To create a Thinking Environment, ask the following questions:

  1. “What do you want to think about?” … “Is there anything more (you think or feel or want to say about this)?” - repeated until the thinker says “no”. Apart from this just listen.

  2. “What more do you want the rest of the session to achieve? “ - establish an outcome for the session.

  3. Help them find their limiting assumption. Using the exact words the thinker answered Q2 with, ask “What might you be assuming that is stopping you achieve your session goal?" (eg, If the answer to Q2 was “to improve my time management” then the question here would be “What might you be assuming that is stopping you improving your time management?”). Listen and then ask “what else?” Repeat until they have no more assumptions. Then ask them to choose the one that is most in their way (eg, “I must do excellent work”).
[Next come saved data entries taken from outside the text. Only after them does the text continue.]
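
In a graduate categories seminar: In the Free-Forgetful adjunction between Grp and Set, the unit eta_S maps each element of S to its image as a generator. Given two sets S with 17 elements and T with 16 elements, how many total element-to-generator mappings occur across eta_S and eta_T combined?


The unit eta_X: X -> U(F(X)) of the Free-Forgetful adjunction
maps each element of X to a generator of F(X). For X = S + T (disjoint
union in Set), |S + T| = |S| + |T|.
Total mappings = 17 + 16 = 33.

33


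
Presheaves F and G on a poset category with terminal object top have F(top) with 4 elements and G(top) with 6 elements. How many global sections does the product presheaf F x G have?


Global sections of a presheaf on a poset with terminal top satisfy
Gamma(H) ~ H(top). Presheaves admit pointwise products, so
(F x G)(top) = F(top) x G(top) (Cartesian product).
|Gamma(F x G)| = |F(top)| * |G(top)| = 4 * 6 = 24.

24


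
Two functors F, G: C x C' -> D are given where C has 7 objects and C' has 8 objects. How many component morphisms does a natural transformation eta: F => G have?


A natural transformation eta: F => G assigns one component morphism per
object of the domain category.
The domain is the product category C x C', so
|Ob(C x C')| = |Ob(C)| * |Ob(C')| = 7 * 8 = 56.
Therefore eta has 56 component morphisms.

56


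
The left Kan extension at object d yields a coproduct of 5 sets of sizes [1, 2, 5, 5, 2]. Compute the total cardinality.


Pointwise, the left Kan extension (Lan_F H)(d) is the colimit, indexed
by the comma category (F downarrow d), of H composed with the
projection (F downarrow d) -> C. Here that colimit is given
as a coproduct (disjoint union) of sets, so its cardinality is the
sum of the sizes of the summands.
Coproduct of sets with sizes: 1 + 2 + 5 + 5 + 2
= 15

15


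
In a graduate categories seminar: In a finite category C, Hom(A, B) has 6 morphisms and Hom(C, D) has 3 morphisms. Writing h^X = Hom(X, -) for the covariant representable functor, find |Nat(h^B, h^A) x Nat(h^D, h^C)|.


By the Yoneda lemma, Nat(h^B, h^A) is isomorphic to Hom(A, B),
so |Nat(h^B, h^A)| = |Hom(A, B)| and |Nat(h^D, h^C)| = |Hom(C, D)|.
|Hom(A, B)| = 6, |Hom(C, D)| = 3.
|Nat(h^B, h^A) x Nat(h^D, h^C)| = 6 * 3 = 18

18


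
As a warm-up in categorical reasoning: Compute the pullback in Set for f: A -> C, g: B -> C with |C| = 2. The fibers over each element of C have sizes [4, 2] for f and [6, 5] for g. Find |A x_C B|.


The pullback A x_C B consists of pairs (a, b) with f(a) = g(b).
For each element c in C, the fiber product has |f^-1(c)| * |g^-1(c)| elements.
Summing over C: 4 * 6 + 2 * 5
= 24 + 10 = 34

34


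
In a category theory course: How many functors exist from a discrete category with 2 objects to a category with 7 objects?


A functor from a discrete category C to D is determined by
where each object maps. Each of the 2 objects of C can map
to any of the 7 objects of D independently.
Number of functors = 7^2 = 49

49


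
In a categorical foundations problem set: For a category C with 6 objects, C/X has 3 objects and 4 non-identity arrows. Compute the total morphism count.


In the slice category C/X, objects are morphisms to X.
Identity morphisms: 3 (one per object of C/X).
Non-identity morphisms: 4.
Total = 3 + 4 = 7

7


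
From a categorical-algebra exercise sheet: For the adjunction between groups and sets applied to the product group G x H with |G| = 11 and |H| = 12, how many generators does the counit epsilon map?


The counit epsilon_K: F(U(K)) -> K of the Free-Forgetful adjunction
maps |K| generators of F(U(K)) into K. For K = G x H (the product group),
|G x H| = |G| * |H|.
Total generators mapped = 11 * 12 = 132.

132


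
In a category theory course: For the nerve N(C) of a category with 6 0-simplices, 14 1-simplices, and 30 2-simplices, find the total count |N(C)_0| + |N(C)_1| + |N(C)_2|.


The 2-skeleton of the nerve N(C) consists of simplices in dimensions 0, 1, 2:
  |N(C)_0| = 6 (objects)
  |N(C)_1| = 14 (morphisms)
  |N(C)_2| = 30 (composable pairs)
Total = 6 + 14 + 30 = 50

50


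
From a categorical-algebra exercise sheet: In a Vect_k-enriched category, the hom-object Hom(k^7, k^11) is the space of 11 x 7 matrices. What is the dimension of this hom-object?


In Vect-enriched categories, Hom(k^n, k^m) is the space of m x n matrices.
dim(Hom(k^7, k^11)) = 11 * 7 = 77

77


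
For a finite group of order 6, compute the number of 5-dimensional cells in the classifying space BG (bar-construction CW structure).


In the bar-construction CW model of BG, the n-cells are indexed by
n-tuples [g_1|...|g_n] of non-identity elements of G (degenerate
simplices with some g_i = e do not contribute cells), so there are
(|G| - 1)^n n-cells.
For dim = 5 with |G| = 6:
cells = (6 - 1)^5 = 5^5 = 3125

3125


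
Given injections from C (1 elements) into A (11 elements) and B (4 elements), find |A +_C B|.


The pushout A +_C B identifies the images of C in A and B.
|A +_C B| = |A| + |B| - |C| (for injections).
= 11 + 4 - 1 = 14

14


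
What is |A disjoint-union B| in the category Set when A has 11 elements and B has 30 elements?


In Set, the coproduct A + B is the disjoint union.
|A + B| = |A| + |B| = 11 + 30 = 41

41


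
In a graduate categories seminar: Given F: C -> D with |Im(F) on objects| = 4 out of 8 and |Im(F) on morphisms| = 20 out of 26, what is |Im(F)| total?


The image of F consists of distinct objects and distinct morphisms.
|Im(F)| on objects = 4
|Im(F)| on morphisms = 20
Total image cardinality = 4 + 20 = 24

24


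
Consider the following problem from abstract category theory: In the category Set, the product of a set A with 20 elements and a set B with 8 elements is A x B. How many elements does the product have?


In Set, the product A x B is the Cartesian product.
By the universal property, |A x B| = |A| * |B|.
|A x B| = 20 * 8 = 160

160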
Then find the freeing assumption by asking “What is your positive opposite of that assumption?" (eg, “Its OK to do good-enough work”).
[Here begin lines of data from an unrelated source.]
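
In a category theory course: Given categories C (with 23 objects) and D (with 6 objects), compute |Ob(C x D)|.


The product category C x D has objects that are pairs (c, d).
Number of pairs = |Ob(C)| * |Ob(D)| = 23 * 6 = 138

138


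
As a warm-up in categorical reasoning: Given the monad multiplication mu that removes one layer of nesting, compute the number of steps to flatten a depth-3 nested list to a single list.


Each application of mu: T^2 -> T removes one layer of nesting.
Starting at depth 3 (i.e., T^3(X)), we need to reach T(X).
Number of mu applications = 3 - 1 = 2

2


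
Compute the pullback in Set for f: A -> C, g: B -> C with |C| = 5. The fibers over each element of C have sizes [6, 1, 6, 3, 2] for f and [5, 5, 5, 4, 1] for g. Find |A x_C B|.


The pullback A x_C B consists of pairs (a, b) with f(a) = g(b).
For each element c in C, the fiber product has |f^-1(c)| * |g^-1(c)| elements.
Summing over C: 6 * 5 + 1 * 5 + 6 * 5 + 3 * 4 + 2 * 1
= 30 + 5 + 30 + 12 + 2 = 79

79


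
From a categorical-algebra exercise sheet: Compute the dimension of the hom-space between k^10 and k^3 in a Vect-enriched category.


In Vect-enriched categories, Hom(k^n, k^m) is the space of m x n matrices.
dim(Hom(k^10, k^3)) = 3 * 10 = 30

30


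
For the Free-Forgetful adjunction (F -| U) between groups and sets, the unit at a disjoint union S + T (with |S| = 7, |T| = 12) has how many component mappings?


The unit eta_X: X -> U(F(X)) of the Free-Forgetful adjunction
maps each element of X to a generator of F(X). For X = S + T (disjoint
union in Set), |S + T| = |S| + |T|.
Total mappings = 7 + 12 = 19.

19


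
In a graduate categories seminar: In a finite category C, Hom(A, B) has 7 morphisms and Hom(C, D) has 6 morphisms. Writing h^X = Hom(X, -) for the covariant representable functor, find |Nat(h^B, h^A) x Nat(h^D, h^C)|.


By the Yoneda lemma, Nat(h^B, h^A) is isomorphic to Hom(A, B),
so |Nat(h^B, h^A)| = |Hom(A, B)| and |Nat(h^D, h^C)| = |Hom(C, D)|.
|Hom(A, B)| = 7, |Hom(C, D)| = 6.
|Nat(h^B, h^A) x Nat(h^D, h^C)| = 7 * 6 = 42

42


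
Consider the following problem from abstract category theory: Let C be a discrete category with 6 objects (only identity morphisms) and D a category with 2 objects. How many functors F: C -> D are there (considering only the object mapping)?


A functor from a discrete category C to D is determined by
where each object maps. Each of the 6 objects of C can map
to any of the 2 objects of D independently.
Number of functors = 2^6 = 64

64


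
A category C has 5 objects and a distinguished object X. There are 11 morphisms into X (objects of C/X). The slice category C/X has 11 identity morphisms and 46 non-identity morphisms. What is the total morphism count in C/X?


In the slice category C/X, objects are morphisms to X.
Identity morphisms: 11 (one per object of C/X).
Non-identity morphisms: 46.
Total = 11 + 46 = 57

57


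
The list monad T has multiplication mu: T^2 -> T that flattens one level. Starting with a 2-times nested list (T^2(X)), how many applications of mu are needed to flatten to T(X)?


Each application of mu: T^2 -> T removes one layer of nesting.
Starting at depth 2 (i.e., T^2(X)), we need to reach T(X).
Number of mu applications = 2 - 1 = 1

1


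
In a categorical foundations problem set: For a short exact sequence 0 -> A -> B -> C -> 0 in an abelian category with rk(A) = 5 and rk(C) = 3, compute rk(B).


For a short exact sequence 0 -> A -> B -> C -> 0,
rank is additive: rank(B) = rank(A) + rank(C).
rank(B) = 5 + 3 = 8

8


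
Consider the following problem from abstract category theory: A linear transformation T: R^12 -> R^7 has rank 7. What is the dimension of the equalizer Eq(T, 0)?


The equalizer of f and the zero map is ker(f).
By the rank-nullity theorem: dim(ker(f)) = dim(domain) - rank(f).
dim(ker(f)) = 12 - 7 = 5

5


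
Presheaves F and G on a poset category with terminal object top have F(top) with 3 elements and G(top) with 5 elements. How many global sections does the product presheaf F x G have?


Global sections of a presheaf on a poset with terminal top satisfy
Gamma(H) ~ H(top). Presheaves admit pointwise products, so
(F x G)(top) = F(top) x G(top) (Cartesian product).
|Gamma(F x G)| = |F(top)| * |G(top)| = 3 * 5 = 15.

15


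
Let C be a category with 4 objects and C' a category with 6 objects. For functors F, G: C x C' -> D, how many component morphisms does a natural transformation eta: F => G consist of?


A natural transformation eta: F => G assigns one component morphism per
object of the domain category.
The domain is the product category C x C', so
|Ob(C x C')| = |Ob(C)| * |Ob(C')| = 4 * 6 = 24.
Therefore eta has 24 component morphisms.

24


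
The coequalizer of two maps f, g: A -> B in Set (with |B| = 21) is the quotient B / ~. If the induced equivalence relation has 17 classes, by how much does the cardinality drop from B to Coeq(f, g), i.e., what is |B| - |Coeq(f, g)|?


The coequalizer Coeq(f, g) = B / ~ has one element per equivalence class.
|B| = 21, |Coeq(f, g)| = 17.
|B| - |Coeq(f, g)| = 21 - 17 = 4.

4


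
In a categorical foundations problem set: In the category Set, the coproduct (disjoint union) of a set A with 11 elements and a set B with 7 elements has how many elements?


In Set, the coproduct A + B is the disjoint union.
|A + B| = |A| + |B| = 11 + 7 = 18

18


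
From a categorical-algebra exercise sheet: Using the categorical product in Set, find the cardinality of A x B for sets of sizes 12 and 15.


In Set, the product A x B is the Cartesian product.
By the universal property, |A x B| = |A| * |B|.
|A x B| = 12 * 15 = 180

180


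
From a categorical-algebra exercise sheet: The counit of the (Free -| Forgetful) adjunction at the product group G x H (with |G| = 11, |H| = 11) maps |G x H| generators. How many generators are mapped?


The counit epsilon_K: F(U(K)) -> K of the Free-Forgetful adjunction
maps |K| generators of F(U(K)) into K. For K = G x H (the product group),
|G x H| = |G| * |H|.
Total generators mapped = 11 * 11 = 121.

121


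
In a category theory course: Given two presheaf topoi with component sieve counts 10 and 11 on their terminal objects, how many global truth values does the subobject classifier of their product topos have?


In a product of presheaf topoi E_1 x E_2, the subobject classifier
is Omega = Omega_1 x Omega_2 (componentwise), so
|Omega(top)| = |Omega_1(top_1)| * |Omega_2(top_2)|.
= 10 * 11 = 110.

110


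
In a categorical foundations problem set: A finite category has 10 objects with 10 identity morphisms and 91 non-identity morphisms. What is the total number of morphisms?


Each object has an identity morphism, giving 10 identities.
Adding the 91 non-identity morphisms:
Total = 10 + 91 = 101

101


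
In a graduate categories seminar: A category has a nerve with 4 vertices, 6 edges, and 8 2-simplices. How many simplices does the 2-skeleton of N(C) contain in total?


The 2-skeleton of the nerve N(C) consists of simplices in dimensions 0, 1, 2:
  |N(C)_0| = 4 (objects)
  |N(C)_1| = 6 (morphisms)
  |N(C)_2| = 8 (composable pairs)
Total = 4 + 6 + 8 = 18

18


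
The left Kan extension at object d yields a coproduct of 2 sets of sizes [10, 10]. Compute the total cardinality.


Pointwise, the left Kan extension (Lan_F H)(d) is the colimit, indexed
by the comma category (F downarrow d), of H composed with the
projection (F downarrow d) -> C. Here that colimit is given
as a coproduct (disjoint union) of sets, so its cardinality is the
sum of the sizes of the summands.
Coproduct of sets with sizes: 10 + 10
= 20

20


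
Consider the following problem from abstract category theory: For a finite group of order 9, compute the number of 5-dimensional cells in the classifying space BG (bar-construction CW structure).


In the bar-construction CW model of BG, the n-cells are indexed by
n-tuples [g_1|...|g_n] of non-identity elements of G (degenerate
simplices with some g_i = e do not contribute cells), so there are
(|G| - 1)^n n-cells.
For dim = 5 with |G| = 9:
cells = (9 - 1)^5 = 8^5 = 32768

32768


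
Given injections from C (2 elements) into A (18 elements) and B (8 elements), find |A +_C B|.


The pushout A +_C B identifies the images of C in A and B.
|A +_C B| = |A| + |B| - |C| (for injections).
= 18 + 8 - 2 = 24

24


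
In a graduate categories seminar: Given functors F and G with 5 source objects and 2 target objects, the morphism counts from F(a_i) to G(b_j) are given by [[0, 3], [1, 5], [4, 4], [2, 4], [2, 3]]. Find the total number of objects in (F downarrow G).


Objects of (F downarrow G) are triples (a, b, h: F(a)->G(b)).
The count equals the sum of all entries in the hom-matrix.
sum(row 0) = 3
sum(row 1) = 6
sum(row 2) = 8
sum(row 3) = 6
sum(row 4) = 5
Grand total = 28

28


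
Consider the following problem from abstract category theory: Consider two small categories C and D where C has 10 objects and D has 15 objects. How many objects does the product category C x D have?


The product category C x D has objects that are pairs (c, d).
Number of pairs = |Ob(C)| * |Ob(D)| = 10 * 15 = 150

150


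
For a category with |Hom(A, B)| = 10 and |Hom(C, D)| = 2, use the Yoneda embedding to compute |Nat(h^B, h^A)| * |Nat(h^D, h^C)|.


By the Yoneda lemma, Nat(h^B, h^A) is isomorphic to Hom(A, B),
so |Nat(h^B, h^A)| = |Hom(A, B)| and |Nat(h^D, h^C)| = |Hom(C, D)|.
|Hom(A, B)| = 10, |Hom(C, D)| = 2.
|Nat(h^B, h^A) x Nat(h^D, h^C)| = 10 * 2 = 20

20


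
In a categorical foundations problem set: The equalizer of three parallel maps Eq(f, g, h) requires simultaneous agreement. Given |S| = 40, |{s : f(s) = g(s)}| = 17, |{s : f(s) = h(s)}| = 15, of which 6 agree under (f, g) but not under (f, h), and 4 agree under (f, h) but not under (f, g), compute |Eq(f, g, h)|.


Eq(f, g, h) is the triple-agreement set: points in S where all three
maps take the same value. Using inclusion-exclusion on the pairwise data:
Pair (f, g) agrees on 17 points; pair (f, h) on 15 points.
Points agreeing under (f, g) but not (f, h) = 6; under (f, h) but not (f, g) = 4.
Triple-agreement = agreement-in-(f, g) minus points that agree under (f, g) but not (f, h):
|Eq(f, g, h)| = 17 - 6 = 11
(cross-check via (f, h): 15 - 4 = 11.)

11


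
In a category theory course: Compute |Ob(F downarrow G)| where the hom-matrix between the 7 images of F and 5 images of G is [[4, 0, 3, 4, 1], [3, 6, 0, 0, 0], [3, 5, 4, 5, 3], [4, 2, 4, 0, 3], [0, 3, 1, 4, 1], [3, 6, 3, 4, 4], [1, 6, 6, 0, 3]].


Objects of (F downarrow G) are triples (a, b, h: F(a)->G(b)).
The count equals the sum of all entries in the hom-matrix.
sum(row 0) = 12
sum(row 1) = 9
sum(row 2) = 20
sum(row 3) = 13
sum(row 4) = 9
sum(row 5) = 20
sum(row 6) = 16
Grand total = 99

99


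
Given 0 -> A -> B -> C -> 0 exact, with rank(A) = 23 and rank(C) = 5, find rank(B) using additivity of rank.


For a short exact sequence 0 -> A -> B -> C -> 0,
rank is additive: rank(B) = rank(A) + rank(C).
rank(B) = 23 + 5 = 28

28


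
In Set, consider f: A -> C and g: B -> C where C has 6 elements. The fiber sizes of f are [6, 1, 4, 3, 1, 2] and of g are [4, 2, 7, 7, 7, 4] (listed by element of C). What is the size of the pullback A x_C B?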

  4. Now ask the Incisive Question – the question that removes the thinker’s limiting assumption and reveals the ideas on the other side. “If you knew ... freeing assumption ... goal?” (eg “If you knew that it was OK to do good-enough work, how would you improve your time management?”). Repeat the Incisive Question and let fresh ideas flow.

Thinking Environments are an effective way of improving thinking. The approach has similarities with Competing Commitments. Kline believes Thinking Environments could change the world. If we can think together better, perhaps we can live together better.